Читаем без скачивания Слеза Шамаханской царицы - Вера Колочкова
Шрифт:
Интервал:
Закладка:
– Да я верю тебе, верю, Машенька...
– Я его очень, очень люблю, Елизавета Васильевна! Я думала, что это теперь уже навсегда... И свадьба будет, и квартира, папа сказал... А сейчас я уже вообще ничего не понимаю! Звоню ему на мобильный, он сбрасывает... Хоть бы объяснил толком, я бы поняла, не тупая! А так... Нет, не могу, не понимаю, я уже извелась вся...
Выговорившись, она длинно всхлипнула, провела дрожащими кончиками пальцев по нижним векам, заляпанным потекшей с ресниц тушью.
– У вас салфетки не найдется, Елизавета Васильевна? Глаза потекли...
– Да, Машенька, конечно... – пугливо засуетилась она по кухонным шкафам, отыскивая салфетки. – Ага, вот... Возьми, Машенька...
– Хоть бы сказал, в чем я перед ним провинилась... – нервно разворачивая салфетку, снова расквасилась Маша, – что я ему сделала, что? Хоть бы сказал...
Конечно, ей было жалко бедную Машу. Присовокупилось к этой жалости еще и чувство неловкости – как там ни крути, а ее вина в этом разладе отношений тоже есть, хоть и косвенная. А жалость и вина, как известно, гремучая смесь, безголовая и бездумная, может любой язык развязать в порыве ненужной откровенности...
– Успокойся, Машенька, прошу тебя, ты ни в чем не провинилась. Конечно, смешно звучит, но в вашем разладе я виновата, Машенька...
Икнув, Маша застыла с развернутой в руках белым флагом салфеткой, уставилась на нее настороженно.
– Не поняла, Елизавета Васильевна... В каком это смысле? Это вы ему не позволили со мной встречаться, что ли?
– Да бог с тобой, Машенька. Нет, не в этом дело. То есть не в этом смысле...
– А в каком тогда смысле?
– Да в самом прямом, Машенька. Не хочется тебе всю подноготную выкладывать, но если уж начала...
Конечно, в душе у нее все корчилось и корежилось, когда выворачивала перед обалдевшей Машей семейные внутренности. И чем больше саму ее от собственного рассказа корчило и корежило, тем более веселела Маша, загораясь любопытством в глазах и румянцем на бледных щечках, покрытых черными разводами туши. А потом еще и выдохнула почти восторженно:
– Ни-че-го себе, какой тут у вас бразильский сериал... – откинулась на спинку диванчика, комкая несчастную салфетку в пальцах. – А что, она... Ну, эта, как ее... Она и вправду поверила, что Макс в нее влюбился?
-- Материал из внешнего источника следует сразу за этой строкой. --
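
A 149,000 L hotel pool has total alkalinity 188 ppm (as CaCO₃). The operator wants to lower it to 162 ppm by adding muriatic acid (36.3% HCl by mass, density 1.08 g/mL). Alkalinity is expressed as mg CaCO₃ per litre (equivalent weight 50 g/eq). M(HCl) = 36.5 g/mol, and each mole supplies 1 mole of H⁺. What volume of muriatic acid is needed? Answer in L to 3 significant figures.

7.21 L

Alkalinity to neutralize: (188 − 162) = 26 mg/L as CaCO₃ × 149,000 L = 3874 g as CaCO₃.
Equivalents of H⁺ required: 3874 ÷ 50 g/eq = 77.48 eq = 77.48 mol HCl.
Mass of HCl: 77.48 × 36.5 = 2828 g.
Mass of 36.3% solution: 2828 / 0.363 = 7791 g.
Volume: 7791 g ÷ 1.08 g/mL = 7214 mL.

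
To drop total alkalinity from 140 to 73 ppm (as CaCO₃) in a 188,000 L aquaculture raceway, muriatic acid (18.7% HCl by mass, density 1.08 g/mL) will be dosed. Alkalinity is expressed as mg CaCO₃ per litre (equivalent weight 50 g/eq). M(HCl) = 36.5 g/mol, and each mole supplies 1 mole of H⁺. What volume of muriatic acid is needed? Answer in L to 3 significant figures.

Alkalinity to neutralize: (140 − 73) = 67 mg/L as CaCO₃ × 188,000 L = 12,600 g as CaCO₃.
Equivalents of H⁺ required: 12,600 ÷ 50 g/eq = 251.9 eq = 251.9 mol HCl.
Mass of HCl: 251.9 × 36.5 = 9195 g.
Mass of 18.7% solution: 9195 / 0.187 = 49,170 g.
Volume: 49,170 g ÷ 1.08 g/mL = 45,530 mL.

45.5 L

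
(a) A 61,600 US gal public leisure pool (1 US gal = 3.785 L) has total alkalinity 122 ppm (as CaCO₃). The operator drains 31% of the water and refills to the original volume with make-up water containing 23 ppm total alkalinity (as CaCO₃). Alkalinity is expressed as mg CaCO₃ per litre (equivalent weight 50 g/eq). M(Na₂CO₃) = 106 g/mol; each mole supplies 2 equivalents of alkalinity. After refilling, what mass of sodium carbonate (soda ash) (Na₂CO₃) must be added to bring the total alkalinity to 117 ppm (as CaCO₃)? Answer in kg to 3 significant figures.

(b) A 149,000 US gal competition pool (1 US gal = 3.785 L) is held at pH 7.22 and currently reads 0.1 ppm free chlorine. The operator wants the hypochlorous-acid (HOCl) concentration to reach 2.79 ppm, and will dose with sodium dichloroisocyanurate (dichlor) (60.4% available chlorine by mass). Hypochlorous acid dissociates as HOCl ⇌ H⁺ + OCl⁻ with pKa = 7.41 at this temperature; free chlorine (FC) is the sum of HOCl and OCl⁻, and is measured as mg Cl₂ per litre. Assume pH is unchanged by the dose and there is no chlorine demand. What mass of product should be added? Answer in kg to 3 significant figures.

(a) Volume: 61,600 US gal × 3.785 L/gal = 233,156 L.
(a) After draining 31% and refilling: 122 × 0.69 + 23 × 0.31 = 91.31 ppm.
(a) Deficit to target: 117 − 91.31 = 25.69 mg/L.
(a) As CaCO₃: 25.69 mg/L × 233,156 L = 5990 g; ÷ 50 g/eq ÷ 2 = 59.9 mol Na₂CO₃.
(a) Mass: 59.9 × 106 = 6349 g.

(b) Volume: 149,000 US gal × 3.785 L/gal = 563,965 L.
(b) [OCl⁻]/[HOCl] = 10^(pH − pKa) = 10^(7.22 − 7.41) = 0.6457; fraction as HOCl = 1/(1 + 0.6457) = 0.6077.
(b) Free chlorine required for 2.79 ppm HOCl: 2.79 / 0.6077 = 4.591 ppm.
(b) FC to add: 4.591 − 0.1 = 4.491 mg/L as Cl₂.
(b) Cl₂ equivalent: 4.491 mg/L × 563,965 L = 2533 g.
(b) Product at 60.4% available Cl: 2533 / 0.604 = 4194 g.

(a) 6.35 kg; (b) 4.19 kg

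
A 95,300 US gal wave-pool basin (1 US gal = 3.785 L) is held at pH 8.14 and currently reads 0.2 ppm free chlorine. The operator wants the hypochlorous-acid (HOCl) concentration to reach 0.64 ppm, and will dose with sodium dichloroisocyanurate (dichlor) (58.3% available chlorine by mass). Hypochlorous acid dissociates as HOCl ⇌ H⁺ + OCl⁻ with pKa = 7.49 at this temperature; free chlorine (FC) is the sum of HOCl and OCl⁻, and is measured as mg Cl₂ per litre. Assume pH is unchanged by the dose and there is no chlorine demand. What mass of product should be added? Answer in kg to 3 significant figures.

2.04 kg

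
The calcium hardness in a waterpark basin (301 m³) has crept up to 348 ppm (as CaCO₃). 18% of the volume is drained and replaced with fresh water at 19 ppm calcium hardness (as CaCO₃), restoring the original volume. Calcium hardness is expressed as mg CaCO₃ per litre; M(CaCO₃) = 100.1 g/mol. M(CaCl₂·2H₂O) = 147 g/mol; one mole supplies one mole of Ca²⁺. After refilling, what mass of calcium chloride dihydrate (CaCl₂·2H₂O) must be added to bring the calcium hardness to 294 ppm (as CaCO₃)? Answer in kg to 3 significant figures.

2.31 kg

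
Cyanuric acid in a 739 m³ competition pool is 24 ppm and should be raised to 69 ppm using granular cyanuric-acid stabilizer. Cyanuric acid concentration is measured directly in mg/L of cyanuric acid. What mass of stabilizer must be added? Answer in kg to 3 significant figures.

33.3 kg

Volume: 739 m³ = 739,000 L.
CYA to add: (69 − 24) = 45 mg/L × 739,000 L = 33,260 g cyanuric acid.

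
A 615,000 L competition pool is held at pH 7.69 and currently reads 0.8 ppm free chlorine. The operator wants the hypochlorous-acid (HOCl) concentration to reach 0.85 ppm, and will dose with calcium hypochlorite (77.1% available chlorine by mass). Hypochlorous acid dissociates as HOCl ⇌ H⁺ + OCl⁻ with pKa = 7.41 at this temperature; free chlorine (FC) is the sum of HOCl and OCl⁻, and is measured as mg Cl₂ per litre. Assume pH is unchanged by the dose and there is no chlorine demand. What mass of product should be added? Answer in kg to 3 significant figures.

[OCl⁻]/[HOCl] = 10^(pH − pKa) = 10^(7.69 − 7.41) = 1.905; fraction as HOCl = 1/(1 + 1.905) = 0.3442.
Free chlorine required for 0.85 ppm HOCl: 0.85 / 0.3442 = 2.47 ppm.
FC to add: 2.47 − 0.8 = 1.67 mg/L as Cl₂.
Cl₂ equivalent: 1.67 mg/L × 615,000 L = 1027 g.
Product at 77.1% available Cl: 1027 / 0.771 = 1332 g.

1.33 kg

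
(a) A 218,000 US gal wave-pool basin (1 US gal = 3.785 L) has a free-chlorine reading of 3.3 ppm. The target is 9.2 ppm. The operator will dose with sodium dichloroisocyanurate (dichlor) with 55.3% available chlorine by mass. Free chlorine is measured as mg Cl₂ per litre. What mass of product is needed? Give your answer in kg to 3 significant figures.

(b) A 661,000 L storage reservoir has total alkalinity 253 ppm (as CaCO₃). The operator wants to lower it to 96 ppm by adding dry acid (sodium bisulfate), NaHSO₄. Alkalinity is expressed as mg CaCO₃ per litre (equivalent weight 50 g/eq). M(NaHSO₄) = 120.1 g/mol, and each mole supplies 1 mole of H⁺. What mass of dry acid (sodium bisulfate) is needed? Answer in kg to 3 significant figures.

(a) 8.80 kg; (b) 249 kg

(a) Volume: 218,000 US gal × 3.785 L/gal = 825,130 L.
(a) Chlorine deficit: 9.2 − 3.3 = 5.9 ppm = 5.9 mg/L as Cl₂.
(a) Cl₂ equivalent needed: 5.9 mg/L × 825,130 L = 4,868,000 mg = 4868 g.
(a) Product at 55.3% available chlorine: 4868 / 0.553 = 8803 g.

(b) Alkalinity to neutralize: (253 − 96) = 157 mg/L as CaCO₃ × 661,000 L = 103,800 g as CaCO₃.
(b) Equivalents of H⁺ required: 103,800 ÷ 50 g/eq = 2076 eq = 2076 mol NaHSO₄.
(b) Mass of NaHSO₄: 2076 × 120.1 = 249,300 g.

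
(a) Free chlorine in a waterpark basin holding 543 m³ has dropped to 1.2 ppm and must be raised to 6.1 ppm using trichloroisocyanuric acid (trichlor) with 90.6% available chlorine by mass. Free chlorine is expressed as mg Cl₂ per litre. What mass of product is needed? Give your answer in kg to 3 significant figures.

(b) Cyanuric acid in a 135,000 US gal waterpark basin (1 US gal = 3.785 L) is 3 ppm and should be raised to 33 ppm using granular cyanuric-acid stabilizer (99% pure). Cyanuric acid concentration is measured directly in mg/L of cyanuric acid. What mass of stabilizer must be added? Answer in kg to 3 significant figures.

(a) 2.94 kg; (b) 15.5 kg

(a) Volume: 543 m³ = 543,000 L.
(a) Chlorine deficit: 6.1 − 1.2 = 4.9 ppm = 4.9 mg/L as Cl₂.
(a) Cl₂ equivalent needed: 4.9 mg/L × 543,000 L = 2,661,000 mg = 2661 g.
(a) Product at 90.6% available chlorine: 2661 / 0.906 = 2937 g.

(b) Volume: 135,000 US gal × 3.785 L/gal = 510,975 L.
(b) CYA to add: (33 − 3) = 30 mg/L × 510,975 L = 15,330 g cyanuric acid.
(b) At 99% purity: 15,330 / 0.99 = 15,480 g product.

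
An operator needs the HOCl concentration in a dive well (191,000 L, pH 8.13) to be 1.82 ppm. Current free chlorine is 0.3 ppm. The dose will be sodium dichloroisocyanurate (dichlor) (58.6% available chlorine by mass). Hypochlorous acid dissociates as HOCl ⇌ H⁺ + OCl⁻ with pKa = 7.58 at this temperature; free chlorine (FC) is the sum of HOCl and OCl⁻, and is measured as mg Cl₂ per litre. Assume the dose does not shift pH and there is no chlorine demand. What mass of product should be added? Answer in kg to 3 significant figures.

2.60 kg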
– Не знаю, Маша. Как ты сама понимаешь, мне вся эта история глубоко неприятна. И тем более неприятна в ней роль Максима... Все это чудовищно, согласись! Но это произошло, и ничего уже не изменишь, назад не повернешь... Так что прошу тебя, не будем обсуждать подробности, договорились? Теперь ты знаешь правду, и будет с меня...
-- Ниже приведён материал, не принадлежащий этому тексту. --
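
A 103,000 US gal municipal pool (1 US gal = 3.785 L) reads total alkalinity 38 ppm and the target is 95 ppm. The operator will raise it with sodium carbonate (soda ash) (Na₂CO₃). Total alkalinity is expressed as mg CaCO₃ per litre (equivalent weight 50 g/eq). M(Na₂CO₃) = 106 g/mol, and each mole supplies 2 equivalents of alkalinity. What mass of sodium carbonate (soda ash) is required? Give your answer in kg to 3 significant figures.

Volume: 103,000 US gal × 3.785 L/gal = 389,855 L.
Alkalinity to add: (95 − 38) = 57 mg/L as CaCO₃ × 389,855 L = 22,220 g as CaCO₃.
Equivalents: 22,220 g ÷ 50 g/eq = 444.4 eq.
Each mole of Na₂CO₃ supplies 2 eq, so 444.4 / 2 = 222.2 mol.
Mass: 222.2 mol × 106 g/mol = 23,560 g.

23.6 kg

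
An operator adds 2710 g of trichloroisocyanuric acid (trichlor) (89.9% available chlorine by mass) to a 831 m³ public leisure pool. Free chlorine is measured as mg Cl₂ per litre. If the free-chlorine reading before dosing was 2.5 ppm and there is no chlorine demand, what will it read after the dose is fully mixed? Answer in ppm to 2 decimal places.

Volume: 831 m³ = 831,000 L.
Available chlorine delivered: 2710 g × 0.899 = 2436 g as Cl₂.
Concentration rise: 2436 g / 831,000 L = 2.932 mg/L = 2.93 ppm.
Final FC: 2.5 + 2.93 = 5.43 ppm.

5.43 ppm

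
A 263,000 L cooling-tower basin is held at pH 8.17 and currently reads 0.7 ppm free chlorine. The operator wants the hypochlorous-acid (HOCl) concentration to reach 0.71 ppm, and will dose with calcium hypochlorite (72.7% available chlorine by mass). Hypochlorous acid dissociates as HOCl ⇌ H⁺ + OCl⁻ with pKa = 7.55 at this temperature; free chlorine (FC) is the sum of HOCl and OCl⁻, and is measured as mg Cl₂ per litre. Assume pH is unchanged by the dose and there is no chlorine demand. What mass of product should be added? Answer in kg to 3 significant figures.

1.07 kg

[OCl⁻]/[HOCl] = 10^(pH − pKa) = 10^(8.17 − 7.55) = 4.169; fraction as HOCl = 1/(1 + 4.169) = 0.1935.
Free chlorine required for 0.71 ppm HOCl: 0.71 / 0.1935 = 3.67 ppm.
FC to add: 3.67 − 0.7 = 2.97 mg/L as Cl₂.
Cl₂ equivalent: 2.97 mg/L × 263,000 L = 781.1 g.
Product at 72.7% available Cl: 781.1 / 0.727 = 1074 g.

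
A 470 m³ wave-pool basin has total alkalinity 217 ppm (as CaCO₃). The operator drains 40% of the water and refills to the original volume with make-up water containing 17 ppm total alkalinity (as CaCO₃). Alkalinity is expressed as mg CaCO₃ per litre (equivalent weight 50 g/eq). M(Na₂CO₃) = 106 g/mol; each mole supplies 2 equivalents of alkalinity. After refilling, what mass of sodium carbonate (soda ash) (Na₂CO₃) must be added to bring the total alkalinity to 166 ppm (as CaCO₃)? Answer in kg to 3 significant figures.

Volume: 470 m³ = 470,000 L.
After draining 40% and refilling: 217 × 0.60 + 17 × 0.40 = 137 ppm.
Deficit to target: 166 − 137 = 29 mg/L.
As CaCO₃: 29 mg/L × 470,000 L = 13,630 g; ÷ 50 g/eq ÷ 2 = 136.3 mol Na₂CO₃.
Mass: 136.3 × 106 = 14,450 g.

14.4 kg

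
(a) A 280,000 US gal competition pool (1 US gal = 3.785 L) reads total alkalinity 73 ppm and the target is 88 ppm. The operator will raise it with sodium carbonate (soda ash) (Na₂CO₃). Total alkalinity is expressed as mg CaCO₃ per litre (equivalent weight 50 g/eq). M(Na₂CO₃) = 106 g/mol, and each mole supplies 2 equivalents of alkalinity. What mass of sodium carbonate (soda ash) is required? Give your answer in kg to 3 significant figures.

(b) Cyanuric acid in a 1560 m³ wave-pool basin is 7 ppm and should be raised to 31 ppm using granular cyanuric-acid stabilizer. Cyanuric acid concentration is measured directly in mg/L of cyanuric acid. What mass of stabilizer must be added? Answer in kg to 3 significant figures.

(a) Volume: 280,000 US gal × 3.785 L/gal = 1,059,800 L.
(a) Alkalinity to add: (88 − 73) = 15 mg/L as CaCO₃ × 1,059,800 L = 15,900 g as CaCO₃.
(a) Equivalents: 15,900 g ÷ 50 g/eq = 317.9 eq.
(a) Each mole of Na₂CO₃ supplies 2 eq, so 317.9 / 2 = 159 mol.
(a) Mass: 159 mol × 106 g/mol = 16,850 g.

(b) Volume: 1560 m³ = 1,560,000 L.
(b) CYA to add: (31 − 7) = 24 mg/L × 1,560,000 L = 37,440 g cyanuric acid.

(a) 16.9 kg; (b) 37.4 kg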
– Да, да, конечно, Елизавета Васильевна, теперь мне все понятно... Хотя нет... Извините меня, конечно, но я вас как женщину хоть убей не понимаю! Ну, узнали вы про мужа, про эту девчонку... А почему сразу ему скандал не закатили?
– Маша, Маша... Мы же договорились. Я больше не хочу это обсуждать.
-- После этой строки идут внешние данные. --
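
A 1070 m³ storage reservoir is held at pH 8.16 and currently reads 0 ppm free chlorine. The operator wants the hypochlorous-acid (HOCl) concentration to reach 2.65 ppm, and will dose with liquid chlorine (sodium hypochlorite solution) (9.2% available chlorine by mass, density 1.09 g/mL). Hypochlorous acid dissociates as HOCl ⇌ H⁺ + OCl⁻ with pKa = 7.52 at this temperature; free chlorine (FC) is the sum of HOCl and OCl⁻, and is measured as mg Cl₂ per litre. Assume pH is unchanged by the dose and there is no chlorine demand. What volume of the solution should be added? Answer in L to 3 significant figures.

Volume: 1070 m³ = 1,070,000 L.
[OCl⁻]/[HOCl] = 10^(pH − pKa) = 10^(8.16 − 7.52) = 4.365; fraction as HOCl = 1/(1 + 4.365) = 0.1864.
Free chlorine required for 2.65 ppm HOCl: 2.65 / 0.1864 = 14.22 ppm.
FC to add: 14.22 − 0 = 14.22 mg/L as Cl₂.
Cl₂ equivalent: 14.22 mg/L × 1,070,000 L = 15,210 g.
Product at 9.2% available Cl: 15,210 / 0.092 = 165,400 g.
Volume: 165,400 g ÷ 1.09 g/mL = 151,700 mL.

152 L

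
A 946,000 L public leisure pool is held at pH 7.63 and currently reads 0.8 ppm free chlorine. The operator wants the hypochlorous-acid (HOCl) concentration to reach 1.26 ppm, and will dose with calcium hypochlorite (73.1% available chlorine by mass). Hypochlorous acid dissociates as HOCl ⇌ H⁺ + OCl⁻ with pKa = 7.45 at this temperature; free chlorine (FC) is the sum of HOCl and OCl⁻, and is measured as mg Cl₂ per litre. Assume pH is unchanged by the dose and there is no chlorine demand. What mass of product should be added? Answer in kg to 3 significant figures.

3.06 kg

[OCl⁻]/[HOCl] = 10^(pH − pKa) = 10^(7.63 − 7.45) = 1.514; fraction as HOCl = 1/(1 + 1.514) = 0.3978.
Free chlorine required for 1.26 ppm HOCl: 1.26 / 0.3978 = 3.167 ppm.
FC to add: 3.167 − 0.8 = 2.367 mg/L as Cl₂.
Cl₂ equivalent: 2.367 mg/L × 946,000 L = 2239 g.
Product at 73.1% available Cl: 2239 / 0.731 = 3063 g.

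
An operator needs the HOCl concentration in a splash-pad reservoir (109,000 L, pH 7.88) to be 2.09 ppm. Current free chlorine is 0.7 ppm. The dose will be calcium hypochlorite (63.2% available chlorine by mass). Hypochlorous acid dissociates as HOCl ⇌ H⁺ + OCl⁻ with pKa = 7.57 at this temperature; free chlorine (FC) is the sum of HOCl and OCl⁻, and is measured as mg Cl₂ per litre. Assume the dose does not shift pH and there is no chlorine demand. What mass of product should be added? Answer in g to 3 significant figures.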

– Ой, извините, Елизавета Васильевна... Просто я знаю, какую корриду моя мама по любому поводу обычно устраивает... А папа ей все равно втихую изменяет, я знаю! Ой, вы бы видели, как это все смешно у них происходит! Сначала мама папин чемодан собирает и выставляет его за дверь, а потом сутками по городу за ним бегает, умоляет вернуться... А однажды даже на улице за его любовницей погналась, я сама видела! Отмутузила ее, только перья летели... Я думала, так у всех бывает! Нет, но согласитесь, это же лучше, чем молчать... Или вы испугались, что он с вами разводиться начнет? Да не, Елизавета Васильевна, не начнет... Мужики, они же все такие – им лишь бы налево сходить, чтоб никто не узнал...
– Маш, Маша, уймись!
– Хотя, наверное, вы и правы в чем-то... – будто не слыша ее отчаяния, задумчиво, будто сама себе, проговорила Маша. – Бог его знает, что у них иногда бывает на уме... Тем более она, эта... Как ее... Она ж, сволочь, молодая да резвая... Сейчас, знаете, очень модно стало, чтоб у молодой девчонки солидный приятель был. И желательно, чтоб небедный. Но вот я, например, не такая! Я хочу, чтоб у меня все путем было – чтоб любовь настоящая, а не с козлом каким... Ой, извините меня за козла...
– Извиняю, Маш.
– Нет, правда, я не такая!
– Да я верю, верю. Это замечательно, что ты не такая. И давай прекратим дальнейшие рассуждения на эту тему, а то я уже жалею, что невольно ее спровоцировала.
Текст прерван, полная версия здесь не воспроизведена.